Someone out here with an idea? (Feel free to contribute to the thread in MSE)
Gottfried
Convert the fixed point at infinity to a fixed point at zero via the conjugation \( z \mapsto 1/z \)
So that we have a new sequence,
\(
w_{k+1} = \frac{1}{\frac{1}{w_k} - w_k}\\
\)
Call,
\(
\phi(\xi) = \frac{1}{\frac{1}{\xi} - \xi}\\
\phi'(\xi) = \frac{1}{(\frac{1}{\xi} - \xi)^2} (\frac{1}{\xi^2} - 1)\\
\phi'(0) = \lim_{\xi \to 0} \frac{1}{\xi^2} \frac{1}{\frac{1}{\xi^2} - 1} = 1\\
\)
So we have a neutral fixed point at zero. At this point, the very stable route would be to produce an Abel function using Ecalle's method, which will converge not in a neighborhood of zero but on a petal by zero. This will give a fractional iteration, and furthermore; one which is unique. Then conjugate back to get the original sequence.
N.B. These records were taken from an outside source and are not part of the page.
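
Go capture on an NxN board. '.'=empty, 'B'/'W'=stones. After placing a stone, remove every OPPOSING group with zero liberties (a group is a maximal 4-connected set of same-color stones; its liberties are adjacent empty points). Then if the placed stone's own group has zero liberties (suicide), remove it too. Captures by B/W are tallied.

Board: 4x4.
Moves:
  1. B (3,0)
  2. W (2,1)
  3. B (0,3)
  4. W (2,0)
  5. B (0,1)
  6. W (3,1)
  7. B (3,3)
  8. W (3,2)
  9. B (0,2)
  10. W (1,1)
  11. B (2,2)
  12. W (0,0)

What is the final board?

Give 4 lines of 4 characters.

Move 1: B@(3,0) -> caps B=0 W=0
Move 2: W@(2,1) -> caps B=0 W=0
Move 3: B@(0,3) -> caps B=0 W=0
Move 4: W@(2,0) -> caps B=0 W=0
Move 5: B@(0,1) -> caps B=0 W=0
Move 6: W@(3,1) -> caps B=0 W=1
Move 7: B@(3,3) -> caps B=0 W=1
Move 8: W@(3,2) -> caps B=0 W=1
Move 9: B@(0,2) -> caps B=0 W=1
Move 10: W@(1,1) -> caps B=0 W=1
Move 11: B@(2,2) -> caps B=0 W=1
Move 12: W@(0,0) -> caps B=0 W=1

Answer: WBBB
.W..
WWB.
.WWB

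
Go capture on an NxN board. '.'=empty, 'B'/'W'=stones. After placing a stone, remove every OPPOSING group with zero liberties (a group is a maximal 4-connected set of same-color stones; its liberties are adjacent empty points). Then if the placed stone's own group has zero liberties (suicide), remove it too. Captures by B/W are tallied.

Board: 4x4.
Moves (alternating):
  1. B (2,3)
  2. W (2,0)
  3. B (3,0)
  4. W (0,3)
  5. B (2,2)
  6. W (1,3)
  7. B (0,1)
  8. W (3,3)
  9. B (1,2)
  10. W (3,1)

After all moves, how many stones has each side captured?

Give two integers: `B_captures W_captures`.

Answer: 0 1

Derivation:
Move 1: B@(2,3) -> caps B=0 W=0
Move 2: W@(2,0) -> caps B=0 W=0
Move 3: B@(3,0) -> caps B=0 W=0
Move 4: W@(0,3) -> caps B=0 W=0
Move 5: B@(2,2) -> caps B=0 W=0
Move 6: W@(1,3) -> caps B=0 W=0
Move 7: B@(0,1) -> caps B=0 W=0
Move 8: W@(3,3) -> caps B=0 W=0
Move 9: B@(1,2) -> caps B=0 W=0
Move 10: W@(3,1) -> caps B=0 W=1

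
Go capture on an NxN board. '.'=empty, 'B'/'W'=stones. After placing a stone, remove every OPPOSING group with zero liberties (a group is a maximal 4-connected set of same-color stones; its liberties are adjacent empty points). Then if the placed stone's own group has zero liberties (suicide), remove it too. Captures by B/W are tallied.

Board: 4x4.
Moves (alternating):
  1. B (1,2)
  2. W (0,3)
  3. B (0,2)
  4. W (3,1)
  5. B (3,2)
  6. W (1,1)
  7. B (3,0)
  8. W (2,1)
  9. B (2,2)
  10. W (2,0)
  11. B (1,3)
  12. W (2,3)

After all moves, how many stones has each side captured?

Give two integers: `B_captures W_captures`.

Answer: 1 1

Derivation:
Move 1: B@(1,2) -> caps B=0 W=0
Move 2: W@(0,3) -> caps B=0 W=0
Move 3: B@(0,2) -> caps B=0 W=0
Move 4: W@(3,1) -> caps B=0 W=0
Move 5: B@(3,2) -> caps B=0 W=0
Move 6: W@(1,1) -> caps B=0 W=0
Move 7: B@(3,0) -> caps B=0 W=0
Move 8: W@(2,1) -> caps B=0 W=0
Move 9: B@(2,2) -> caps B=0 W=0
Move 10: W@(2,0) -> caps B=0 W=1
Move 11: B@(1,3) -> caps B=1 W=1
Move 12: W@(2,3) -> caps B=1 W=1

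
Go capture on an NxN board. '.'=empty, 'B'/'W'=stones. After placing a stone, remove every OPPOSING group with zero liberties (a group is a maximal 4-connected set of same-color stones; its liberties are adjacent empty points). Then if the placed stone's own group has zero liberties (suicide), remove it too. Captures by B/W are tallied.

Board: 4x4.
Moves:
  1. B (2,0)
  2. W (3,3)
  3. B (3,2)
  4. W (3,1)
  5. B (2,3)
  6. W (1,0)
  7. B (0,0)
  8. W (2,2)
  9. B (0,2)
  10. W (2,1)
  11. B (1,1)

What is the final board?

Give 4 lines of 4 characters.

Answer: B.B.
.B..
BWWB
.WB.

Derivation:
Move 1: B@(2,0) -> caps B=0 W=0
Move 2: W@(3,3) -> caps B=0 W=0
Move 3: B@(3,2) -> caps B=0 W=0
Move 4: W@(3,1) -> caps B=0 W=0
Move 5: B@(2,3) -> caps B=1 W=0
Move 6: W@(1,0) -> caps B=1 W=0
Move 7: B@(0,0) -> caps B=1 W=0
Move 8: W@(2,2) -> caps B=1 W=0
Move 9: B@(0,2) -> caps B=1 W=0
Move 10: W@(2,1) -> caps B=1 W=0
Move 11: B@(1,1) -> caps B=2 W=0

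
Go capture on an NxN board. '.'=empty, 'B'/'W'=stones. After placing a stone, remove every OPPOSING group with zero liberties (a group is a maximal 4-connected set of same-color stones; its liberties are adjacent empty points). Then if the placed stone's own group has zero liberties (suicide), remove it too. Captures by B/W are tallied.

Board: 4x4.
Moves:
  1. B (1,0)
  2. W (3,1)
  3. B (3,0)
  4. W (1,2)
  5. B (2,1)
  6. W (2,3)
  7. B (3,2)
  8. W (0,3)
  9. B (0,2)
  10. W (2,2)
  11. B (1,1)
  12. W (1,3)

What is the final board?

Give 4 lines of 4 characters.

Answer: ..BW
BBWW
.BWW
B.B.

Derivation:
Move 1: B@(1,0) -> caps B=0 W=0
Move 2: W@(3,1) -> caps B=0 W=0
Move 3: B@(3,0) -> caps B=0 W=0
Move 4: W@(1,2) -> caps B=0 W=0
Move 5: B@(2,1) -> caps B=0 W=0
Move 6: W@(2,3) -> caps B=0 W=0
Move 7: B@(3,2) -> caps B=1 W=0
Move 8: W@(0,3) -> caps B=1 W=0
Move 9: B@(0,2) -> caps B=1 W=0
Move 10: W@(2,2) -> caps B=1 W=0
Move 11: B@(1,1) -> caps B=1 W=0
Move 12: W@(1,3) -> caps B=1 W=0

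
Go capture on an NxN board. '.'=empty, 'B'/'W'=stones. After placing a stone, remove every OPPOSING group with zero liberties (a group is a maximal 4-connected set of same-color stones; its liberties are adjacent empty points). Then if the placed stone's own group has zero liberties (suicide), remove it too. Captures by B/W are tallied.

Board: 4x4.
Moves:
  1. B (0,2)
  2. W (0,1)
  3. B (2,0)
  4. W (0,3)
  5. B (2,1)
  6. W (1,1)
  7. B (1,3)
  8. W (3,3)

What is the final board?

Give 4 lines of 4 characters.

Answer: .WB.
.W.B
BB..
...W

Derivation:
Move 1: B@(0,2) -> caps B=0 W=0
Move 2: W@(0,1) -> caps B=0 W=0
Move 3: B@(2,0) -> caps B=0 W=0
Move 4: W@(0,3) -> caps B=0 W=0
Move 5: B@(2,1) -> caps B=0 W=0
Move 6: W@(1,1) -> caps B=0 W=0
Move 7: B@(1,3) -> caps B=1 W=0
Move 8: W@(3,3) -> caps B=1 W=0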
Although I haven't published anything on this, there are situations where you can use a different method. It's difficult when the fixed point is neutral, but seems to work in the cases I've tried (for instance for \( \sin(\xi) \) on the real line in a neighborhood of \( 0 \) (real neighborhood)).
That would be to use Ramanujan's master theorem. We write this as,
\(
\Gamma(1-z) \phi^{\circ z}(\xi) = \sum_{n=0}^\infty \phi^{\circ n+1}(\xi) \frac{(-1)^n}{n!(n+1-z)} + \int_1^\infty (\sum_{n=0}^\infty \phi^{\circ n+1}(\xi) \frac{(-x)^n}{n!})x^{-z}\,dx\\
\)
This form has the added benefit of being the exact mechanism I use to solve the indefinite sum. Now I'd tread carefully here because the fixed point is neutral--I'm only able to do this absolutely rigorously when \( 0 < \phi'(0) < 1 \); and in some cases have managed to use a sequence of \( \phi \) functions with geometric fixed points, to converge towards a neutral solution (as I managed to do with \( \sin \) which largely convinced me of the result). Quite frankly I would be much more confident in this expression if we took a \( 0<q<1 \) and instead talked about the iteration,
\(
w_{k+1} = \frac{q}{\frac{1}{w_k} - w_k}\\
\)
Whereby we can fractionally iterate this using the above method--but taking the limit \( q \to 1 \) proves to be tricky, especially when we talk about where \( \xi \) lives (luckily for the \( \sin \) function we know the real-line will be invariant under this process so just stick to the real line). In the general case it's necessary we discuss the deformation of the basins of attraction as we take \( q \to 1 \); and even more troubling, we can't simply restrict ourselves to a neighborhood of the fixed point, because necessarily it will diverge for some points in that neighborhood (the nature of neutral fixed points, they're not attractive in a neighborhood).
This method is also the basis for constructing bounded tetration for \( 1 \le \alpha \le \eta = e^{1/e} \); where at \( \eta \) we do much the same thing, iterate at a neutral fixed point using Ramanujan's Master Theorem by approximating uniformly using geometric fixed points \( \alpha \to \eta \). Though again, this is a special case because the exponential map is just so pretty (as is the \( \sin \) function).
All in all, I would say the safest bet is to use Ecalle's method of constructing an Abel function on a petal by the fixed point--but the Ramanujan method does work in certain instances; just be careful when discussing domains.